Plasma protein binding of weakly basic drugs such as propranolol and quinidine was determined in rats with carbon tetrachloride (CCl₄)-induced hepatic disease. Free fractions of propranolol and quinidine in the plasma of rats at 24 h after CCl₄-intoxication were decreased by 41 and 30%, respectively, compared to those of control rats.

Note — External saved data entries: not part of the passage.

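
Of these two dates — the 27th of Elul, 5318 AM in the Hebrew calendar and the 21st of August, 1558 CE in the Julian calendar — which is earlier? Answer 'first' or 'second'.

The two dates have Julian Day Numbers 2290370 and 2290350 respectively.
Since 2290350 < 2290370, the second date comes first.

second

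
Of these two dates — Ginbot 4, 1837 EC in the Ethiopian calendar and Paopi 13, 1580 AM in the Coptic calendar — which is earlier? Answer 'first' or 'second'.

The two dates have Julian Day Numbers 2395063 and 2401802 respectively.
Since 2395063 < 2401802, the first date comes first.

first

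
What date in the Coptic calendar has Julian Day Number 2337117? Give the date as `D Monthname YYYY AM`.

JDN 2337117 is 15 September 1686 in the Gregorian calendar.
In the Coptic calendar that day is 8 Thout 1403 AM.

8 Thout 1403 AM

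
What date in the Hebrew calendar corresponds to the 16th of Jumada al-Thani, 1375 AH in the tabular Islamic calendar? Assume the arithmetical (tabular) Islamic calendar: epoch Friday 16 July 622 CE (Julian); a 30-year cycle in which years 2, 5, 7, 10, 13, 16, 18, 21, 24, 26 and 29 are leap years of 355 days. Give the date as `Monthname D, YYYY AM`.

Shevat 17, 5716 AM

Both dates share Julian Day Number 2435503; in the Hebrew calendar that is 17 Shevat 5716 AM.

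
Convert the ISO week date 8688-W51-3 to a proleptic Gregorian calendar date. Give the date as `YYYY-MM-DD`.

ISO week 1 of 8688 is the week containing the first Thursday of 8688.
Week 51, day 3 (Wednesday) lands on 8688-12-19.

8688-12-19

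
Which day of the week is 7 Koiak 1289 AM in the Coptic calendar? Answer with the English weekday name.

This is JDN 2295568 (13 December 1572 Gregorian).
Since JDN mod 7 = 2 (0 = Monday), the day is Wednesday.

Wednesday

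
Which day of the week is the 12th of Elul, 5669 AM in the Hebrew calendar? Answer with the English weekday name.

Sunday

Equivalently 29 August 1909 Gregorian, JDN 2418548.
2418548 ≡ 6 (mod 7); counting from Monday = 0 gives Sunday.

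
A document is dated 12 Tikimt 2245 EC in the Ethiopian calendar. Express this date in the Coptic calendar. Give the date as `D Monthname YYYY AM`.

12 Paopi 1969 AM

The source date corresponds to 24 October 2252 in the Gregorian calendar (JDN 2543883).
That day falls on 12 Paopi 1969 AM in the Coptic calendar.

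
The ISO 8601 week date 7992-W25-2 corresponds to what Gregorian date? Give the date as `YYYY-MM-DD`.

7992-06-16

ISO week 1 of 7992 is the week containing the first Thursday of 7992.
Week 25, day 2 (Tuesday) lands on 7992-06-16.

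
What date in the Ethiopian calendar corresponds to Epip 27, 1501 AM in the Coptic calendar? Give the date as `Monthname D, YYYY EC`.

Julian Day Number of the source date = 2373231.
Converting JDN 2373231 to the Ethiopian calendar gives 27 Hamle 1777 EC.

Hamle 27, 1777 EC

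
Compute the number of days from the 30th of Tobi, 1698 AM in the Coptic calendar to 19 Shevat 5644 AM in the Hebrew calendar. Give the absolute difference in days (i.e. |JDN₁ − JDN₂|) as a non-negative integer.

35786

JDN of the first date = 2445008.
JDN of the second date = 2409222.
|2409222 − 2445008| = 35786.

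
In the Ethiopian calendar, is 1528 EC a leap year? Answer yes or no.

1528 mod 4 = 0; in the Ethiopian calendar a year is leap when year mod 4 = 3, so it is a common year.

no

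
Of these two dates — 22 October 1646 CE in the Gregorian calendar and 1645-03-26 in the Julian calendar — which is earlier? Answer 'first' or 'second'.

The two dates have Julian Day Numbers 2322544 and 2321979 respectively.
Since 2321979 < 2322544, the second date comes first.

second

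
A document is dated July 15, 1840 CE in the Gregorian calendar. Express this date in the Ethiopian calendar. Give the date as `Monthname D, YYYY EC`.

Hamle 9, 1832 EC

Both dates share Julian Day Number 2393302; in the Ethiopian calendar that is 9 Hamle 1832 EC.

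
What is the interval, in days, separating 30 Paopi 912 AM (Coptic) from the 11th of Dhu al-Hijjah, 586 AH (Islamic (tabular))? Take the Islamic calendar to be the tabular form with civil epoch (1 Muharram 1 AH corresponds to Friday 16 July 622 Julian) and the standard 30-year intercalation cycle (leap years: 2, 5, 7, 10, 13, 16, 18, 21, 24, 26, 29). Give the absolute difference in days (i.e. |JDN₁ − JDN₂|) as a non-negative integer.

1753

JDN of the first date = 2157832.
JDN of the second date = 2156079.
|2156079 − 2157832| = 1753.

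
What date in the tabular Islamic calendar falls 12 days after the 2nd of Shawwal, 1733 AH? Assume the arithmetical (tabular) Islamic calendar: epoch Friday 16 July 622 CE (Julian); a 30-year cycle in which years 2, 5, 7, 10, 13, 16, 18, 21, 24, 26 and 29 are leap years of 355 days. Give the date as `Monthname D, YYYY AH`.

Shawwal 14, 1733 AH

Counting 12 days forward from JDN 2562470 reaches JDN 2562482, which is Shawwal 14, 1733 AH.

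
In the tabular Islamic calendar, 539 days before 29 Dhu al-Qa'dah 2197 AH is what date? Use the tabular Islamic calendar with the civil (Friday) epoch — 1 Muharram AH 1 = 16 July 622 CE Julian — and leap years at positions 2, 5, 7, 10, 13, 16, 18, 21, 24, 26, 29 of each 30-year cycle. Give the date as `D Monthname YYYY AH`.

21 Jumada al-Awwal 2196 AH

JDN of 29 Dhu al-Qa'dah 2197 AH = 2726952.
2726952 − 539 = 2726413.
JDN 2726413 in the tabular Islamic calendar is 21 Jumada al-Awwal 2196 AH.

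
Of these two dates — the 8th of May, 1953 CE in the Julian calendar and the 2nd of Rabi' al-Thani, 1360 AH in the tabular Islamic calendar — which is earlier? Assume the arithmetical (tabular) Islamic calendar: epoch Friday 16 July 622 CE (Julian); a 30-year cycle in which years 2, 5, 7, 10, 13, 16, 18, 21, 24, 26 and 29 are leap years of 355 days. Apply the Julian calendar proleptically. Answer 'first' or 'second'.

First date → JDN 2434519; second date → JDN 2430114.
JDN 2430114 < JDN 2434519, so the second date is earlier.

second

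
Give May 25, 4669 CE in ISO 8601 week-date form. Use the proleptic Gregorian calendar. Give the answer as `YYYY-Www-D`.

The weekday is Tuesday (ISO weekday 2).
That Tuesday belongs to ISO week 21 of ISO year 4669.

4669-W21-2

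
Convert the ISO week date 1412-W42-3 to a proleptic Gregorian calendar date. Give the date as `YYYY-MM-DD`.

1412-10-14

ISO week 1 of 1412 is the week containing the first Thursday of 1412.
Week 42, day 3 (Wednesday) lands on 1412-10-14.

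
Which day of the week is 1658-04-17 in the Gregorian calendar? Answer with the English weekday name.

Since JDN mod 7 = 2 (0 = Monday), the day is Wednesday.

Wednesday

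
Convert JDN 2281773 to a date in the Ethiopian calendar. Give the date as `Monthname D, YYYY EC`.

Megabit 2, 1527 EC

The proleptic Gregorian equivalent of JDN 2281773 is 8 March 1535.
In the Ethiopian calendar that day is Megabit 2, 1527 EC.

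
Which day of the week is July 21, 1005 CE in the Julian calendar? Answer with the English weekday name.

Equivalently 27 July 1005 Gregorian, JDN 2088336.
2088336 ≡ 5 (mod 7); counting from Monday = 0 gives Saturday.

Saturday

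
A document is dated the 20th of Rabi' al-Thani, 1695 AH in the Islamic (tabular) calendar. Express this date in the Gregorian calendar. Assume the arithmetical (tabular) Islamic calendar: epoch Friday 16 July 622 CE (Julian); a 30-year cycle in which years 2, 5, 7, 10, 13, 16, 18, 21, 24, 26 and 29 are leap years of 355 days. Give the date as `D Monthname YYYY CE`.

26 May 2266 CE

Julian Day Number of the source date = 2548845.
Converting JDN 2548845 to the Gregorian calendar gives 26 May 2266 CE.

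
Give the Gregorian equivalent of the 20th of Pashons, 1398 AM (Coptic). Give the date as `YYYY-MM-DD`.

Both dates share Julian Day Number 2335543; in the Gregorian calendar that is 25 May 1682 CE.

1682-05-25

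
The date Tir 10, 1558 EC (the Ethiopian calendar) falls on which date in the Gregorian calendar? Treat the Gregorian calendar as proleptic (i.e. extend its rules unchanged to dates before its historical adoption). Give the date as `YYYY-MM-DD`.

1566-01-15

Julian Day Number of the source date = 2293044.
Converting JDN 2293044 to the Gregorian calendar gives 15 January 1566 CE.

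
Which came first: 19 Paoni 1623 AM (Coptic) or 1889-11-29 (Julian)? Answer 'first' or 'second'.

Converting both to JDN: 2417753 vs 2411348; the smaller is the second.

second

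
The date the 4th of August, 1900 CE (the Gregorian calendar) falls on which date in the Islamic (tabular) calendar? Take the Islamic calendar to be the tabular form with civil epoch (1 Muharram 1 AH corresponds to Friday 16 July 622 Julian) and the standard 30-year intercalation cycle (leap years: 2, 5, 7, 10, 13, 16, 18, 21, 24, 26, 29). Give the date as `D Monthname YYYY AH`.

Julian Day Number of the source date = 2415236.
Converting JDN 2415236 to the tabular Islamic calendar gives 7 Rabi' al-Thani 1318 AH.

7 Rabi' al-Thani 1318 AH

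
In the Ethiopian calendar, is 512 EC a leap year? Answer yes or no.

512 mod 4 = 0; in the Ethiopian calendar a year is leap when year mod 4 = 3, so it is a common year.

no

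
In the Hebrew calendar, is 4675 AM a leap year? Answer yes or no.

no

Hebrew year 4675 is year 1 of its 19-year Metonic cycle; leap years are at positions 3, 6, 8, 11, 14, 17, 19, so it is a common year (12 months).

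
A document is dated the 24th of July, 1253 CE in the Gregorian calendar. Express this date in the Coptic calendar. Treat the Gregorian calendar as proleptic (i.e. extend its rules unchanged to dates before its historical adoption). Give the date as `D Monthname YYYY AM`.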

An addition of Tris (butoxyethyl) phosphate (TBEP), a specific displacer for basic drugs from α₁-acid glycoprotein (AGP), to the plasma increased the free fractions of the basic drugs, resulting in no difference in the extent of the plasma free fraction of each drug between control and CCl₄-intoxicated rats.Plasma concentration of AGP in CCl₄-intoxicated rats was elevated 2.7-fold of that in control rats at 24h after the CCl₄ intoxication and reached at peak of 4.8-fold evelation at 48h. A regression analysis revealed a high degree of positive correlation between ratios of bound to free fraction of propranolol and plasma concentrations of AGP. These results suggest that the plasma protein binding of the basic drugs was increased mainly due to the rise in the plasma AGP concentration in CCl₄-intoxicated rats.